The use of tools like Skype can also significantly reduce the cost of interaction for customers, especially when compared with calls from mobile devices. The ability to interact free of charge with Skype can significantly lessen the frustration users experience when kept waiting. By companies accepting Skype interaction, this can increase the chance of the engagement progressing smoothly.
Skype for Business is at the heart of the omnichannel revolution. But how important is the brand shift from Lync to Skype to contact centres? Let’s explore two possible answers to this question.
The change means nothing
A rose by any other name … Simply changing the name does not necessarily change its nature. Lync was Microsoft’s unified communications platform for business, and Skype for Business is Microsoft’s unified communications platform for business. Lync was already federated to Skype for contacts, presence and IM, with plans to expand that federation to video, etc. Skype for Business does indeed continue that federation story.
In a well-integrated Skype for Business contact centre, a customer on Skype anywhere in the world can initiate an IM, call, or video session to a queue, rather than to an individual, and have their request routed to the best agent to solve the problem. With the connection established, forms of communication can be combined to exchange information efficiently and maximise the customer experience. Few contact centre apps do this seamlessly today, as it does have to be very well-integrated, using Microsoft-endorsed APIs and configurations.
The change means everything
First, there’s the impact on brand recognition. The Skype name is universally known and well-respected, arguably the world’s greatest success story in Voice-over-IP. As long as the “Shouldn’t Skype be free?” objection is handled cleanly, the shift should leverage tremendous brand equity. And as long as the “Should I trust Skype for my mission-critical contact centre?” objection is handled by leveraging its Lync pedigree, the shift should be welcomed.
More than that, the change represents an evolutionary step forward, signalling a real focus on web-centric communications.
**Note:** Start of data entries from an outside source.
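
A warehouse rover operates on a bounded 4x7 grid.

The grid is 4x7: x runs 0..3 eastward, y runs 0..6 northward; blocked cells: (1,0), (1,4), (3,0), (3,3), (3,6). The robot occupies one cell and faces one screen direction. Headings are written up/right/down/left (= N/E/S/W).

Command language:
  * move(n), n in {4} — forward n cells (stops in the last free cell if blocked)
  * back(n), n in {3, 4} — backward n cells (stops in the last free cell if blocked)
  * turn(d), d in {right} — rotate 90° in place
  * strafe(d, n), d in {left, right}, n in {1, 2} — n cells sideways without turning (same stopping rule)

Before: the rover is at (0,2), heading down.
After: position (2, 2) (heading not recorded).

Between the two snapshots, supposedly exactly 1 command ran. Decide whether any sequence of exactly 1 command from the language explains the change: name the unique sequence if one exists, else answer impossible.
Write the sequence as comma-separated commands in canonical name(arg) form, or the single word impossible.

begin: at (0,2), heading down
step 1 (strafe(left, 2)): at (2,2), heading down
no rival 1-sequence matches.

strafe(left, 2)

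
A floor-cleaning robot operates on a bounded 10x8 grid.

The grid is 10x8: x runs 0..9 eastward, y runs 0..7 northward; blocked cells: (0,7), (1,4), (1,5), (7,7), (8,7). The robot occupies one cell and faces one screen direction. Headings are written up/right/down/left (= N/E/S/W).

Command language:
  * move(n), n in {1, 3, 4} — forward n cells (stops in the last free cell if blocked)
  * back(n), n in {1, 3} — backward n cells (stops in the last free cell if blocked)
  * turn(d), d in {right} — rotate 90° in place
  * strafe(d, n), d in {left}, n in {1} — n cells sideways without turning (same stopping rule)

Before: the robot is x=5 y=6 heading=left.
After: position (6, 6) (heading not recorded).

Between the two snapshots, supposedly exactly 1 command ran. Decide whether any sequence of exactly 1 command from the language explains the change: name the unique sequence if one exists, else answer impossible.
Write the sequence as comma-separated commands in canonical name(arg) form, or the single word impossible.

back(1)

start: x=5 y=6 heading=left
step 1 (back(1)): x=6 y=6 heading=left
no rival 1-sequence matches.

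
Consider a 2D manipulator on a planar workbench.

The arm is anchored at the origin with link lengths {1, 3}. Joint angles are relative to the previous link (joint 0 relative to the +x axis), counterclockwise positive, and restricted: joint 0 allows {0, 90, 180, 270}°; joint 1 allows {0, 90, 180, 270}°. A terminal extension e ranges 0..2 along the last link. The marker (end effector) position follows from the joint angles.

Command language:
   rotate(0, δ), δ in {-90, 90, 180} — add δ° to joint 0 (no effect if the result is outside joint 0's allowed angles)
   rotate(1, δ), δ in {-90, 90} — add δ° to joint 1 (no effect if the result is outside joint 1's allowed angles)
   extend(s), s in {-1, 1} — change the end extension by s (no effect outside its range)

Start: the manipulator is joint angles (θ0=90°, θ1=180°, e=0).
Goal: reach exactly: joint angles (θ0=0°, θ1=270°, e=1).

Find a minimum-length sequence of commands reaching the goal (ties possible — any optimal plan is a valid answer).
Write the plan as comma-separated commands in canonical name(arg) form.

from: joint angles (θ0=90°, θ1=180°, e=0)
1. rotate(0, -90) → joint angles (θ0=0°, θ1=180°, e=0)
2. extend(1) → joint angles (θ0=0°, θ1=180°, e=1)
3. rotate(1, 90) → joint angles (θ0=0°, θ1=270°, e=1)
minimal: 3 command(s), checked below 3.

rotate(0, -90), extend(1), rotate(1, 90)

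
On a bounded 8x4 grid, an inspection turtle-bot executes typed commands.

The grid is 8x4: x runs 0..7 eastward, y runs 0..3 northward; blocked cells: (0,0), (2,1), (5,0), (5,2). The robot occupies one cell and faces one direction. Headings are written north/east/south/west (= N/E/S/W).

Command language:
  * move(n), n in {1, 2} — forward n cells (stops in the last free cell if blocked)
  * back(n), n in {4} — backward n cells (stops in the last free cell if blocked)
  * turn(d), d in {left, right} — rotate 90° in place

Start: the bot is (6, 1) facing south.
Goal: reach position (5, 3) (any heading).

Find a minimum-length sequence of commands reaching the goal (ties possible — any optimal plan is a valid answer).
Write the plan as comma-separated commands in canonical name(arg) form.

begin: (6, 1) facing south
t=1 back(4) ⇒ (6, 3) facing south
t=2 turn(right) ⇒ (6, 3) facing west
t=3 move(1) ⇒ (5, 3) facing west
nothing shorter than 3 reaches the goal.

back(4), turn(right), move(1)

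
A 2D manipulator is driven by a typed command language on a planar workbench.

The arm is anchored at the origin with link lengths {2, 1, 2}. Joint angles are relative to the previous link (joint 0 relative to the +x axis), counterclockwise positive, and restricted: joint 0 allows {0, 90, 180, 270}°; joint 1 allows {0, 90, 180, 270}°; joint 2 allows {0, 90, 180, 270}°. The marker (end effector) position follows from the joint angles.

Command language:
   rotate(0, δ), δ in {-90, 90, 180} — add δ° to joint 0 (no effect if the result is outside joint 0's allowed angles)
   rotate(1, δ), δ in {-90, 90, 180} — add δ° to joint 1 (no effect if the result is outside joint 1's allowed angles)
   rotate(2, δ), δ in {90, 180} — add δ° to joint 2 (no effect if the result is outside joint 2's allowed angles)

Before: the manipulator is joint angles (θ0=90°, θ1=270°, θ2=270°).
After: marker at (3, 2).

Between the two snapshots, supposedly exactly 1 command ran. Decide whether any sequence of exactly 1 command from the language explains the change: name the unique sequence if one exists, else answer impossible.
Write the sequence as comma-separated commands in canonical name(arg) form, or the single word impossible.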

It’s very well-aligned with Office 365, with a clear path to increased cloud capabilities, including PSTN-to-cloud connectivity and voice/video for business in a cloud-offered framework.
But, as businesses are finding out, it’s not really a choice of cloud vs. premise, it’s a choice of how much cloud.
Not surprisingly, most businesses continue to choose a hybrid approach, combining some use of cloud with some use of on-premise, and integrating systems and data to maximise value and reliability. With Skype for Business, Microsoft is very strongly endorsing this approach. As Serafin says, “We are enabling cloud plus on-premises hybrid options so that you can rely on our cloud when you need it without having to give up what you want to manage on-premises.”
The brand shift is an indicator of this philosophy. Skype may be about web-enablement, but Skype for Business is all about appropriate options for the enterprise. For the contact centre, choosing the best-performing, most data-enabled, highest-reliability architecture is critical to success.